CASO MARIANA FERRER
ONU cobra posicionamento do Brasil sobre o caso Mariana Ferrer e aponta "violência institucional"
Organização das Nações Unidas enviou carta ao Ministério das Relações Exteriores cobrando ações do Estado brasileiro e citando "vitimização secundária" no tratamento dado à vítima. Decisão ainda cabe recurso.
A Organização das Nações Unidas (ONU) cobrou do Estado brasileiro um posicionamento oficial sobre o caso Mariana Ferrer, que acusa André Camargo de estupro em uma casa de festas em Florianópolis (SC), em 2018. A exigência veio por meio de uma carta enviada ao Ministério das Relações Exteriores, nesta sexta-feira, 03/07/2026.
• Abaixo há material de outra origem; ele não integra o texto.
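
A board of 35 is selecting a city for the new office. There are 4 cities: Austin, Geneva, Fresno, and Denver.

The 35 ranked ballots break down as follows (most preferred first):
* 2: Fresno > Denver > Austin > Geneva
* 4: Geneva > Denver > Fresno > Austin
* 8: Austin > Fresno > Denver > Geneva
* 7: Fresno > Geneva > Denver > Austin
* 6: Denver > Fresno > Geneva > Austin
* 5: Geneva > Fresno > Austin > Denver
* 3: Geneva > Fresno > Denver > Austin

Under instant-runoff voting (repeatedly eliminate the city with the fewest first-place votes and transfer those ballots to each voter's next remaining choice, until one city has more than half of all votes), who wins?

Round 1: Austin 8, Geneva 12, Fresno 9, Denver 6. Denver eliminated.
Round 2: Austin 8, Geneva 12, Fresno 15. Austin eliminated.
Round 3: Geneva 12, Fresno 23. Fresno has a majority (≥18).

Fresno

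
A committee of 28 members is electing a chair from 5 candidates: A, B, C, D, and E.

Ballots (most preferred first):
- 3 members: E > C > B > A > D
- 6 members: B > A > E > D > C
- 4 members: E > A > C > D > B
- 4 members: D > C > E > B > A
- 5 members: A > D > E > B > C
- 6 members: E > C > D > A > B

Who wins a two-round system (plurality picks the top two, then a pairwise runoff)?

E

Round 1 first-place votes: A 5, B 6, C 0, D 4, E 13. E and B advance.
Runoff: E is ranked above B on 22 ballots, B above E on 6.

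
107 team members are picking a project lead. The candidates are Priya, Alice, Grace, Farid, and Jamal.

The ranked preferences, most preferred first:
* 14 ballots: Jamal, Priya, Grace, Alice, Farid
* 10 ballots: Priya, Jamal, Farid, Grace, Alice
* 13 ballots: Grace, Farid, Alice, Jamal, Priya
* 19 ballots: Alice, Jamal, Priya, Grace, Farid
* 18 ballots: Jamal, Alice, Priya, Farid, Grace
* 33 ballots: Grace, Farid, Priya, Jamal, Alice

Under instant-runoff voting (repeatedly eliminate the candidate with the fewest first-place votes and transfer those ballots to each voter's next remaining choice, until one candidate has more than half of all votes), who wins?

Round 1: Priya 10, Alice 19, Grace 46, Farid 0, Jamal 32. Farid eliminated.
Round 2: Priya 10, Alice 19, Grace 46, Jamal 32. Priya eliminated.
Round 3: Alice 19, Grace 46, Jamal 42. Alice eliminated.
Round 4: Grace 46, Jamal 61. Jamal has a majority (≥54).

Jamal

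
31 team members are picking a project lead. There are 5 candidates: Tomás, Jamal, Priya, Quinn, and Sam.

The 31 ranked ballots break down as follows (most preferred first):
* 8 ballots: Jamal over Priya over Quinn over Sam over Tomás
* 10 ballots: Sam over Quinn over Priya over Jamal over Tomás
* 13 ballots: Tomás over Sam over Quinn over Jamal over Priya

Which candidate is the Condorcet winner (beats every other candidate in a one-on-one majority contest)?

Sam

Sam vs Tomás: 18–13
Sam vs Jamal: 23–8
Sam vs Priya: 23–8
Sam vs Quinn: 23–8
Sam beats every other candidate.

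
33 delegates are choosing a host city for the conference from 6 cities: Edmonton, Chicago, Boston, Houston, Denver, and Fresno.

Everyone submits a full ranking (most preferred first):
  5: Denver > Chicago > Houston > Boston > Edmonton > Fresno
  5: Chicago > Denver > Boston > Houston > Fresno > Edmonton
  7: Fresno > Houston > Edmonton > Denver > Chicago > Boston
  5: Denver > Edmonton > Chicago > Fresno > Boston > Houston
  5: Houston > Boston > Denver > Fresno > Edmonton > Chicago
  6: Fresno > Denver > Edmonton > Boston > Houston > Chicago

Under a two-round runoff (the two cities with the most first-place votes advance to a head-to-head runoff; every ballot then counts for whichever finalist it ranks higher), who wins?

Round 1 first-place votes: Edmonton 0, Chicago 5, Boston 0, Houston 5, Denver 10, Fresno 13. Fresno and Denver advance.
Runoff: Fresno is ranked above Denver on 13 ballots, Denver above Fresno on 20.

Denver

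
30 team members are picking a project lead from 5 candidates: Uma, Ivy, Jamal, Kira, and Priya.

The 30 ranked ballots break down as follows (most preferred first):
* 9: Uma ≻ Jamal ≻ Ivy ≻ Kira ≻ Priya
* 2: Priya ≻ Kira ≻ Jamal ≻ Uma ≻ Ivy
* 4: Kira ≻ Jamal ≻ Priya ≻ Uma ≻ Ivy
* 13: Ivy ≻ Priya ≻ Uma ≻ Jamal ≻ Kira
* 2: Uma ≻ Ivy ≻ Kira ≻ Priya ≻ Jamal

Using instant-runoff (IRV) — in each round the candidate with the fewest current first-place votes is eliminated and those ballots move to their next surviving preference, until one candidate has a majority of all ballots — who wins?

Round 1: Uma 11, Ivy 13, Jamal 0, Kira 4, Priya 2. Jamal eliminated.
Round 2: Uma 11, Ivy 13, Kira 4, Priya 2. Priya eliminated.
Round 3: Uma 11, Ivy 13, Kira 6. Kira eliminated.
Round 4: Uma 17, Ivy 13. Uma has a majority (≥16).

Uma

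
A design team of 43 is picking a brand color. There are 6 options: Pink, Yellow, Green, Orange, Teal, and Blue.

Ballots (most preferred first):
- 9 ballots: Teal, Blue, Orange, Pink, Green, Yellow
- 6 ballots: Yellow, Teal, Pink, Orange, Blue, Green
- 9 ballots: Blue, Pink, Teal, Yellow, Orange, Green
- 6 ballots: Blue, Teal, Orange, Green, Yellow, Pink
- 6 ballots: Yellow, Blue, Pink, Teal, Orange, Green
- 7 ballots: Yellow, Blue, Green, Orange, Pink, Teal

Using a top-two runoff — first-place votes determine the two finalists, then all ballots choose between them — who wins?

Blue

Round 1 first-place votes: Pink 0, Yellow 19, Green 0, Orange 0, Teal 9, Blue 15. Yellow and Blue advance.
Runoff: Yellow is ranked above Blue on 19 ballots, Blue above Yellow on 24.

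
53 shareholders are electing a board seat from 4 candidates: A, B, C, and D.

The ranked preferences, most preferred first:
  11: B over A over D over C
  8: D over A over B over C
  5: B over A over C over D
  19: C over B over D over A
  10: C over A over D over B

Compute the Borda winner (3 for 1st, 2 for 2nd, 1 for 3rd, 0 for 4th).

A: 11×2 + 8×2 + 5×2 + 19×0 + 10×2 = 68
B: 11×3 + 8×1 + 5×3 + 19×2 + 10×0 = 94
C: 11×0 + 8×0 + 5×1 + 19×3 + 10×3 = 92
D: 11×1 + 8×3 + 5×0 + 19×1 + 10×1 = 64

B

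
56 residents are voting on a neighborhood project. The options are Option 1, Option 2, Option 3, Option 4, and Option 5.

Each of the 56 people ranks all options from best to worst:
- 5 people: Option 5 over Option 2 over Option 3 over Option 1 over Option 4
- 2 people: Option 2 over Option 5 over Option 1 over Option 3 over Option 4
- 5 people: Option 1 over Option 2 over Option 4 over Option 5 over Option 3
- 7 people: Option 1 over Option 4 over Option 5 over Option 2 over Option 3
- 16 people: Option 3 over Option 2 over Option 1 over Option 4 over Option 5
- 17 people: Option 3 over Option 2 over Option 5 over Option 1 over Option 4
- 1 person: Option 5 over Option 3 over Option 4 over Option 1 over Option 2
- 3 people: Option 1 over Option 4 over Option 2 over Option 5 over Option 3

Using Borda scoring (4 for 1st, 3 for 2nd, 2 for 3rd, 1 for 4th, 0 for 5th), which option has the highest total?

Option 1: 5×1 + 2×2 + 5×4 + 7×4 + 16×2 + 17×1 + 1×1 + 3×4 = 119
Option 2: 5×3 + 2×4 + 5×3 + 7×1 + 16×3 + 17×3 + 1×0 + 3×2 = 150
Option 3: 5×2 + 2×1 + 5×0 + 7×0 + 16×4 + 17×4 + 1×3 + 3×0 = 147
Option 4: 5×0 + 2×0 + 5×2 + 7×3 + 16×1 + 17×0 + 1×2 + 3×3 = 58
Option 5: 5×4 + 2×3 + 5×1 + 7×2 + 16×0 + 17×2 + 1×4 + 3×1 = 86

Option 2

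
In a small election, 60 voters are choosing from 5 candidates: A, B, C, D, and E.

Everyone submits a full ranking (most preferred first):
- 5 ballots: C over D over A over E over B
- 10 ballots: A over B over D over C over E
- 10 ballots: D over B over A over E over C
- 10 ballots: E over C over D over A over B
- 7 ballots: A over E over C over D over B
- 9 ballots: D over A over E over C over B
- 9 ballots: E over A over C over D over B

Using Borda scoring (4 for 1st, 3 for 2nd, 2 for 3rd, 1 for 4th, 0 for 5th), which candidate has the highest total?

A

A: 5×2 + 10×4 + 10×2 + 10×1 + 7×4 + 9×3 + 9×3 = 162
B: 5×0 + 10×3 + 10×3 + 10×0 + 7×0 + 9×0 + 9×0 = 60
C: 5×4 + 10×1 + 10×0 + 10×3 + 7×2 + 9×1 + 9×2 = 101
D: 5×3 + 10×2 + 10×4 + 10×2 + 7×1 + 9×4 + 9×1 = 147
E: 5×1 + 10×0 + 10×1 + 10×4 + 7×3 + 9×2 + 9×4 = 130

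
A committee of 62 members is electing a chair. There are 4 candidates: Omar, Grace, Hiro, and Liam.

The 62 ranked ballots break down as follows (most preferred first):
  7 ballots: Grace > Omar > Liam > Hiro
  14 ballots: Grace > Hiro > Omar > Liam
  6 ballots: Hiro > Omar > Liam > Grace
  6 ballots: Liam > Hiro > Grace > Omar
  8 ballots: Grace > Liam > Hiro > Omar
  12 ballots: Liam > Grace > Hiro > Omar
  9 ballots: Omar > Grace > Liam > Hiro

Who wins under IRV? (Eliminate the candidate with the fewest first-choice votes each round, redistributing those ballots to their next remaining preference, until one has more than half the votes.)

Grace

Round 1: Omar 9, Grace 29, Hiro 6, Liam 18. Hiro eliminated.
Round 2: Omar 15, Grace 29, Liam 18. Omar eliminated.
Round 3: Grace 38, Liam 24. Grace has a majority (≥32).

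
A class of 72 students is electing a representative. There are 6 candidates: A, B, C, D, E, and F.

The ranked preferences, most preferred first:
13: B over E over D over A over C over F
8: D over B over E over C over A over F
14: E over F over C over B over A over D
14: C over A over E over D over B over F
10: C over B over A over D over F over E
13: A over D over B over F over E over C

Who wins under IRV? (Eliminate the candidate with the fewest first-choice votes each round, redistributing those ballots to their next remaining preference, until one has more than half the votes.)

Round 1: A 13, B 13, C 24, D 8, E 14, F 0. F eliminated.
Round 2: A 13, B 13, C 24, D 8, E 14. D eliminated.
Round 3: A 13, B 21, C 24, E 14. A eliminated.
Round 4: B 34, C 24, E 14. E eliminated.
Round 5: B 34, C 38. C has a majority (≥37).

C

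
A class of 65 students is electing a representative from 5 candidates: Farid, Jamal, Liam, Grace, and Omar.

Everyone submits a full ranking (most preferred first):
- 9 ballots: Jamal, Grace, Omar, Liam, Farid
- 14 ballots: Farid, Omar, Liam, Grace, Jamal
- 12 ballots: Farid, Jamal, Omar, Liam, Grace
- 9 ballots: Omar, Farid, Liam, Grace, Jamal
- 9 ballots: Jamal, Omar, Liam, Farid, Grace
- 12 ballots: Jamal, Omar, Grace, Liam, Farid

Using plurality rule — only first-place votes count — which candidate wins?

First-place votes: Farid 26, Jamal 30, Liam 0, Grace 0, Omar 9.

Jamal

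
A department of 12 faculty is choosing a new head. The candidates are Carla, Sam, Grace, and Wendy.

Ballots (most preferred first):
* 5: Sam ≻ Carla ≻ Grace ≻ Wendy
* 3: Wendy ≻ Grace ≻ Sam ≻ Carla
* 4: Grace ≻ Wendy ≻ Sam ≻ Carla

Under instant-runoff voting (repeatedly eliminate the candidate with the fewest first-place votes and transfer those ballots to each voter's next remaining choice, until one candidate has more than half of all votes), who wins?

Round 1: Carla 0, Sam 5, Grace 4, Wendy 3. Carla eliminated.
Round 2: Sam 5, Grace 4, Wendy 3. Wendy eliminated.
Round 3: Sam 5, Grace 7. Grace has a majority (≥7).

Grace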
No documento, o Alto Comissariado de Direitos Humanos da ONU expressou preocupação com "padrões estruturais mais amplos que afetam o acesso à justiça" e apontou para a "violência institucional e vitimização secundária" vivenciadas por Mariana. Essa preocupação se intensifica ao analisar como as provas foram tratadas, os questionamentos durante a audiência baseados em estereótipos de gênero e a culpabilização da vítima, além da exposição pública de imagens médicas íntimas sem intervenção judicial.
A conduta aponta para uma incompatibilidade com as obrigações estatais de agir com devida diligência, imparcialidade e respeito à dignidade das vítimas de violência sexual e de gênero. A ONU solicitou ao Brasil que informe se Mariana Ferrer teve acesso a recursos efetivos e reparações, incluindo indenização, apoio psicológico e medidas de reparação pelo tratamento institucional recebido. Também pediu explicações sobre a adequação dessas medidas e as garantias de não repetição para casos semelhantes.
Adicionalmente, a Organização das Nações Unidas requer que sejam apresentadas as "medidas adotadas para enfrentar barreiras estruturais mais amplas à responsabilização em casos de violência sexual e de gênero". Isso inclui a implementação de treinamento obrigatório para profissionais do sistema de justiça, mecanismos de monitoramento de vieses de gênero em processos judiciais e a revisão dos padrões probatórios relacionados ao consentimento.
O caso Mariana Ferrer ganhou notoriedade nacional após a divulgação de vídeos de uma audiência de instrução, onde a vítima relatou ter sido dopada e estuprada em 2018. Na ocasião, ela trabalhava em uma casa de festas em Florianópolis e afirmou ter sido levada a uma área restrita após ter sua capacidade de consentir comprometida por uma substância em sua bebida. O Ministério Público, em primeira instância, chegou a pedir a absolvição do empresário sob o argumento de "estupro culposo", termo inexistente na legislação brasileira. A absolvição final se baseou na ausência de provas materiais suficientes de que ela não podia consentir.
Durante a audiência, Mariana Ferrer foi alvo de ataques, ofensas e humilhações pelo advogado de defesa do réu, André Camargo, Cláudio Gastão da Rosa Filho, sem que o juiz responsável interviesse. Essa postura gerou forte indignação pública, que impulsionou a aprovação da Lei Mariana Ferrer (Lei 14.245/2021). Esta legislação visa punir a violência institucional e proteger vítimas e testemunhas de coação ou humilhações em processos judiciais, garantindo mais dignidade e respeito a quem busca justiça.